The Italian city of Rimini (north east) celebrated on Monday the centenary of one of his illustrious children, the filmmaker Federico Fellini, whose fantastic and surrealist universe has marked the history of the seventh art.

The director, who revolutionized cinema with his dreamlike universe, his melancholy and his vivid imagination, thanks to unforgettable films such as "La strada" (1954), "Les nuits de Cabiria" (1957), "La dolce vita" (1960), who died in Rome in 1993, would have been 100 years old on Monday.

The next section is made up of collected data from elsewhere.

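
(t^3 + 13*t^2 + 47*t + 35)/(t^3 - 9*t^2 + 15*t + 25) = (t^2 + 12*t + 35)/(t^2 - 10*t + 25)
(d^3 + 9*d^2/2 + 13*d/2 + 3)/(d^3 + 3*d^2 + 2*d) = (d + 3/2)/d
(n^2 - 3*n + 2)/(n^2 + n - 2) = (n - 2)/(n + 2)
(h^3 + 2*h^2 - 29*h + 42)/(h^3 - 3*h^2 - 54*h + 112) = (h - 3)/(h - 8)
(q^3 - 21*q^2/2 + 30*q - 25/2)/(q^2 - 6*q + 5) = (2*q^2 - 11*q + 5)/(2*(q - 1))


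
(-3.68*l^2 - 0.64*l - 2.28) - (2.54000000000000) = -3.68*l^2 - 0.64*l - 4.82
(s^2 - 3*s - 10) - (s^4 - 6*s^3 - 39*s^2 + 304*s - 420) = -s^4 + 6*s^3 + 40*s^2 - 307*s + 410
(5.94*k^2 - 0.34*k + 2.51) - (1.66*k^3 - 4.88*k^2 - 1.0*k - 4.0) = -1.66*k^3 + 10.82*k^2 + 0.66*k + 6.51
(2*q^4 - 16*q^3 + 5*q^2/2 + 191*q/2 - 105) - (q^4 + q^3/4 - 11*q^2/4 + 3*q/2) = q^4 - 65*q^3/4 + 21*q^2/4 + 94*q - 105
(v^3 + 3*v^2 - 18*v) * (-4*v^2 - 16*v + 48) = -4*v^5 - 28*v^4 + 72*v^3 + 432*v^2 - 864*v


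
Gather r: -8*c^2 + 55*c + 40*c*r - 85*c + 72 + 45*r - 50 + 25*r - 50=-8*c^2 - 30*c + r*(40*c + 70) - 28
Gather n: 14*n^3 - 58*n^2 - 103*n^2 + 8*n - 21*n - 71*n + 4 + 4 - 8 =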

A century after his birth, his hometown of Rimini, on the Adriatic Sea in the center of the peninsula, where he was born on January 20, 1920, is preparing a very special gift for him: a museum entirely dedicated to the master, in which poetry will mix and technology.

The city which surely inspired one of his masterpieces, Amarcord (1973), portrait of deep Italy at the height of fascism, wants the museum to be a "dream" place, like the wrote the daily Il Fatto Quotidiano, because of the sets and visionary installations taken from his films.

"The dream effect will be guaranteed," said Mayor Andrea Gnassi a month ago when he presented the project for the Federico Fellini International Museum, which will be inaugurated in December 2020.

The homage to Fellini, which will last all year round, already includes an exhibition in a medieval castle entitled "Fellini 100. Immortal genius", which opened in December, as well as concerts in the historic center of the city.

After Rimini, this exhibition, which will last until March, will be traveling and will travel first to Rome, then to Los Angeles, Moscow, Berlin, Sao Paulo, Saint Petersburg, Toronto, Buenos Aires, Tirana.